# Hello Everybody!!



## MrnMrs mice Mousery (Feb 24, 2009)

Hello everybody from MrnMrs Mice Mousery
my name is phill and me and my girlfreind charlotte have been breeding mice for about a year now and currently have 2 fox like bucks,3 cream does,1 black tan doe,and 4 self black does that are broken carreiers... oh and 1 chinese hamster lol. Some of you might know me from the old forum as my old username was mouseymadnesss.
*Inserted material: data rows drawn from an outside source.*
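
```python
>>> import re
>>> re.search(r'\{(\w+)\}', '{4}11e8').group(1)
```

'4'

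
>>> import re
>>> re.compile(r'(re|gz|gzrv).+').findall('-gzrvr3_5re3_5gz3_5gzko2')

['gz']

Alternation isn't longest-match — the leftmost alternative that fits at this position is chosen.
Scanning left to right: at [1:24] match 'gzrvr3_5re3_5gz3_5gzko2', group 1 = 'gz'.
`findall` collects group 1 from the one match (1 total).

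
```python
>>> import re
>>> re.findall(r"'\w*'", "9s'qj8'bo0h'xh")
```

["'qj8'"]

With no groups in the pattern, `findall` gives back each whole match — 1 here.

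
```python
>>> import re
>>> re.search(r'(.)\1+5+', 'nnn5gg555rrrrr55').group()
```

'nnn5'

A backreference is literal: `\1` must see the identical characters the first group matched.
`re.search` scans for the first position where the pattern succeeds.
The match spans [0:4] → 'nnn5'.
Captured: group 1 = 'n'.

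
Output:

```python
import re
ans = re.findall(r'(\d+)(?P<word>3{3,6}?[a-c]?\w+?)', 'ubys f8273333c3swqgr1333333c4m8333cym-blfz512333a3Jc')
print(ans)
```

Pattern: one or more of a digit (captured); then 3 to 6 of the literal '3' (lazy), then optionally a character in [a-c], then one or more of a word character (lazy) (captured as 'word').
The `?` after the quantifier makes it lazy — it takes as little as possible before letting the rest of the pattern try.
Walking the string: at [6:15] match '8273333c3', groups = ('8273', '333c3'); at [20:29] match '1333333c4', groups = ('1333', '333c4'); at [30:36] match '8333cy', groups = ('8', '333cy'); at [42:50] match '512333a3', groups = ('512', '333a3').
Multiple groups make `findall` return tuples — one 2-tuple for each match.

[('8273', '333c3'), ('1333', '333c4'), ('8', '333cy'), ('512', '333a3')]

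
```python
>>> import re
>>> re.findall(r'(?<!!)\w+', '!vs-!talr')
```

A negative assertion filters positions out without eating any characters.
Walking the string: at [2:3] → 's'; at [6:9] → 'alr'.
Since nothing is captured, `findall` lists the 2 matched substrings directly.

['s', 'alr']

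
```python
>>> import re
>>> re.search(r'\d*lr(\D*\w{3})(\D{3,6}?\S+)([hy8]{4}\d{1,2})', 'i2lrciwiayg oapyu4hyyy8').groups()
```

('ciwiayg', ' oapyu4', 'hyyy8')

The pattern matches zero or more of a digit, then the literal 'lr'; then zero or more of a non-digit, then exactly 3 of a word character (captured); then 3 to 6 of a non-digit (lazy), then one or more of a non-whitespace character (captured); then exactly 4 of one of [hy8], then 1 to 2 of a digit (captured).
`re.search` tries every starting position until one works.
The match spans [1:23] → '2lrciwiayg oapyu4hyyy8'.
Captured: group 1 = 'ciwiayg', group 2 = ' oapyu4', group 3 = 'hyyy8'.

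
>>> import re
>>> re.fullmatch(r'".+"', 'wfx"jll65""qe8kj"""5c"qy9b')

`fullmatch` succeeds only if the pattern covers the string from start to end.
Here the pattern can't cover the whole string, so the call returns None.

None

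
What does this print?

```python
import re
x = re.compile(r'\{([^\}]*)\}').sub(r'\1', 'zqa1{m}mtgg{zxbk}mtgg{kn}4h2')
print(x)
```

zqa1mmtggzxbkmtggkn4h2

Matches: at [4:7] → '{m}'; at [11:17] → '{zxbk}'; at [21:25] → '{kn}'.
The replacement refers to a captured group, so each match is rewritten using its own captured text.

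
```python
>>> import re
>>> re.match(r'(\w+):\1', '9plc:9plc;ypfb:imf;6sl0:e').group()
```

'9plc:9plc'

`re.match` only tries the pattern at the start of the string.
The match spans [0:9] → '9plc:9plc'.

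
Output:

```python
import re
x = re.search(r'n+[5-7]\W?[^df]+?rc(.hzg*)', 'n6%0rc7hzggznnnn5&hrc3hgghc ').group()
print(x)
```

n6%0rc7hzgg

The match spans [0:11] → 'n6%0rc7hzgg'.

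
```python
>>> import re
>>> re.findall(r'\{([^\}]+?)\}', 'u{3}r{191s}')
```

['3', '191s']

Matches: at [1:4] match '{3}', group 1 = '3'; at [5:11] match '{191s}', group 1 = '191s'.
With a single group, `findall` returns only what that group captured — 2 items.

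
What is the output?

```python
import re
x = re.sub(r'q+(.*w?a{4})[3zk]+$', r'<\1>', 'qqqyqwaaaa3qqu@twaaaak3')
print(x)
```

The pattern matches one or more of a literal 'q'; then zero or more of any character, then optionally the literal 'w', then exactly 4 of the literal 'a' (captured); then one or more of one of [3zk]; then anchored at the end.
Matches: at [0:23] → 'qqqyqwaaaa3qqu@twaaaak3'.
The replacement refers to a captured group, so each match is rewritten using its own captured text.

<yqwaaaa3qqu@twaaaa>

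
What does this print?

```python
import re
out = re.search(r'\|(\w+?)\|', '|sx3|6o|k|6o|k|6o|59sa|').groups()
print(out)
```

('sx3',)

`search` walks the string left to right and returns the first match it finds.
The match spans [0:5] → '|sx3|'.
Captured: group 1 = 'sx3'.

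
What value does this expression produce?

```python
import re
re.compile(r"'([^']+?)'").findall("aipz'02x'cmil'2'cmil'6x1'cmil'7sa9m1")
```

['02x', '2', '6x1']

`findall` collects group 1 from each match (3 total).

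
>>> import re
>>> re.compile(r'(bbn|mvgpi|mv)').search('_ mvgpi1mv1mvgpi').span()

(2, 7)

Alternation tries branches left to right and keeps the first one that lets the overall match succeed at that position.
Unlike `match`, `search` isn't anchored — it looks for the pattern anywhere in the string.
The match spans [2:7] → 'mvgpi'.
Captured: group 1 = 'mvgpi'.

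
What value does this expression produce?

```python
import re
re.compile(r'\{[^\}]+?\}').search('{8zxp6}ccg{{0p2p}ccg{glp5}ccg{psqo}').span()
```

(0, 7)

The match spans [0:7] → '{8zxp6}'.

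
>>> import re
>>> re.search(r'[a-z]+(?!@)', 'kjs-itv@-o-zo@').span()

The negative lookaround is zero-width — it rules out positions where the adjacent text would match, without consuming anything.
`search` walks the string left to right and returns the first match it finds.
The match spans [0:3] → 'kjs'.

(0, 3)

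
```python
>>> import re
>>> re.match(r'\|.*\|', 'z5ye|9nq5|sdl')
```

None

`re.match` won't scan ahead — the pattern has to work from the very first character.
Here position 0 doesn't satisfy it, so the call returns None.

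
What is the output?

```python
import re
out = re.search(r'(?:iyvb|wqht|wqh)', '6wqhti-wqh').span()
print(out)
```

`|` is ordered: at each position the engine commits to the first alternative that works.
`re.search` tries every starting position until one works.
The match spans [1:5] → 'wqht'.

(1, 5)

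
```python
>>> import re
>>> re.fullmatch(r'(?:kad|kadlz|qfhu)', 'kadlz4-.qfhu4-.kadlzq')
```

None

`re.fullmatch` requires the pattern to consume the entire string.
Here the pattern can't cover the whole string, so the call returns None.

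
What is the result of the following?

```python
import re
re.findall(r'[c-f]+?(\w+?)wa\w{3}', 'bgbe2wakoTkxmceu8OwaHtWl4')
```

The `?` after the quantifier makes it lazy — it takes as little as possible before letting the rest of the pattern try.
Because there's exactly one group, `findall` drops the full match and keeps group 1 from each hit.

['2', 'eu8O']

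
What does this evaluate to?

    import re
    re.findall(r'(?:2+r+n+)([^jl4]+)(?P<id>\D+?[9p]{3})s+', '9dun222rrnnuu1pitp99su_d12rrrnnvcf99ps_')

[('uu1pitp99su_d12rrrnnvc', 'f99p')]

Pattern: one or more of a literal '2', then one or more of a literal 'r', then one or more of a literal 'n' (non-capturing group); then one or more of any character except [jl4] (captured); then one or more of a non-digit (lazy), then exactly 3 of one of [9p] (captured as 'id'); then one or more of a literal 's'.
`findall` packs the 2 group values into a tuple for every match.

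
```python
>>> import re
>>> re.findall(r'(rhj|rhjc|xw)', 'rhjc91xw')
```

['rhj', 'xw']

`|` is ordered: at each position the engine commits to the first alternative that works.
Because there's exactly one group, `findall` drops the full match and keeps group 1 from each hit.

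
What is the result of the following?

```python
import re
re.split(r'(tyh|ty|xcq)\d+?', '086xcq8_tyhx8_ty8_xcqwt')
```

Matches to split on: at [3:7] → 'xcq8'; at [14:17] → 'ty8'.
The group in the pattern means `split` returns the separators' captures alongside the pieces.

['086', 'xcq', '_tyhx8_', 'ty', '_xcqwt']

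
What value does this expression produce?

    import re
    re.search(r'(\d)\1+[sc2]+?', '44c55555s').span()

A backreference is literal: `\1` must see the identical characters the first group matched.
The match spans [0:3] → '44c'.

(0, 3)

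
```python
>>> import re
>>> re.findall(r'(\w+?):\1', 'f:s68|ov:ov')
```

The backreference `\1` re-matches whatever the first group consumed, character for character.
Matches: at [6:11] match 'ov:ov', group 1 = 'ov'.
`findall` collects group 1 from the one match (1 total).

['ov']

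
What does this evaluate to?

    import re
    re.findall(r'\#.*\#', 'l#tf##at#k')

Matches: at [1:9] → '#tf##at#'.
With no groups in the pattern, `findall` gives back each whole match — 1 here.

['#tf##at#']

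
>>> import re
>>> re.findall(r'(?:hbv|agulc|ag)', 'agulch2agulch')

Alternation tries branches left to right and keeps the first one that lets the overall match succeed at that position.
Since nothing is captured, `findall` lists the 2 matched substrings directly.

['agulc', 'agulc']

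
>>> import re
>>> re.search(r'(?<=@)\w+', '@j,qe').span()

(1, 2)

The lookaround is zero-width — it requires the adjacent text to match without consuming it, so the asserted text isn't part of the match.
The match spans [1:2] → 'j'.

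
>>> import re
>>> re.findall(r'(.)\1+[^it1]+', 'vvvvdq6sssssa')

`\1` is not a pattern — it's the concrete string captured by group 1, re-applied verbatim.
Matches: at [0:13] match 'vvvvdq6sssssa', group 1 = 'v'.
Because there's exactly one group, `findall` drops the full match and keeps group 1 from the one hit.

['v']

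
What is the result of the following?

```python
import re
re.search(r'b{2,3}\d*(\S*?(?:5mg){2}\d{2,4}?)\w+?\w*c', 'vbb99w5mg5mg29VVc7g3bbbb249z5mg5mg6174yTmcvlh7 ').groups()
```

The match spans [1:42] → 'bb99w5mg5mg29VVc7g3bbbb249z5mg5mg6174yTmc'.
Captured: group 1 = 'w5mg5mg29'.

('w5mg5mg29',)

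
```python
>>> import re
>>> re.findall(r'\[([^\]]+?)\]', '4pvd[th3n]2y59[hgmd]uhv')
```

['th3n', 'hgmd']

`findall` collects group 1 from each match (2 total).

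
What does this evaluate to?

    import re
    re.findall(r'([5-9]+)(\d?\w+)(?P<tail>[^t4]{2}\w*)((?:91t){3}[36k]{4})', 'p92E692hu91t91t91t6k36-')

[('9', '2E692', 'hu', '91t91t91t6k36')]

Pattern: one or more of a character in [5-9] (captured); then optionally a digit, then one or more of a word character (captured); then exactly 2 of any character except [t4], then zero or more of a word character (captured as 'tail'); then the literal '91t' repeated 3 times, then exactly 4 of one of [36k] (captured).
Matches: at [1:22] match '92E692hu91t91t91t6k36', groups = ('9', '2E692', 'hu', '91t91t91t6k36').
With 4 capturing groups, `findall` returns a 4-tuple per match.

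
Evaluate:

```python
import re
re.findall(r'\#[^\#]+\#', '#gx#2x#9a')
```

Since nothing is captured, `findall` lists the 1 matched substring directly.

['#gx#']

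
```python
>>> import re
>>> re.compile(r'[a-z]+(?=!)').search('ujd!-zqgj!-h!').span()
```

(0, 3)

Because the assertion is zero-width, the text it checks is not consumed and won't appear in the result.
The match spans [0:3] → 'ujd'.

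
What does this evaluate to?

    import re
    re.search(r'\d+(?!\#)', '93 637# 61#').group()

'93'

A negative assertion filters positions out without eating any characters.
The match spans [0:2] → '93'.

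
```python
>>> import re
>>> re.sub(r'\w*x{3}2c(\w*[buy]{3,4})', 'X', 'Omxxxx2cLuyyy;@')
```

Pattern: zero or more of a word character, then exactly 3 of a literal 'x', then the literal '2c'; then zero or more of a word character, then 3 to 4 of one of [buy] (captured).
Matches: at [0:13] → 'Omxxxx2cLuyyy'.
Each match is replaced by 'X'.

'X;@'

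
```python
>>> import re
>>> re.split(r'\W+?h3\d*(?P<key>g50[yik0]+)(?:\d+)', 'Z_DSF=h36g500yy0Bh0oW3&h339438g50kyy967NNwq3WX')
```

['Z_DSF', 'g500yy', 'Bh0oW3', 'g50kyy', 'NNwq3WX']

The group in the pattern means `split` returns the separators' captures alongside the pieces.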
Well i just thought i would say hi to everybody and say that i am looking forward to reading all your posts and posting myself 

Thanks all
PnC

*Mod note - Please don't *bold* all your writing*


----------



## goldenboyroe (Feb 18, 2009)

:welcomeany


----------



## Angelmouse (Oct 3, 2008)

Hey Phil welcome! 
Long time no chat!
You still got the lil black tan you got from me?


----------



## DomLangowski (Oct 2, 2008)

Hey Phil, welcome... :lol:


----------



## Demi (Feb 14, 2009)

Hi


----------



## dangermouse (Oct 4, 2008)

hiya


----------



## SarahC (Oct 3, 2008)

hi


----------



## Miss-Freak-Of-Nature (Oct 6, 2008)

Hi = D


----------



## XxFaexX (Oct 2, 2008)

hey hey welcome


----------



## MrnMrs mice Mousery (Feb 24, 2009)

Thank you all for the warm welcome guys!! i must say the new site is looking much nicer  . and she isint so small now rachel lol she is a granmar haha.


----------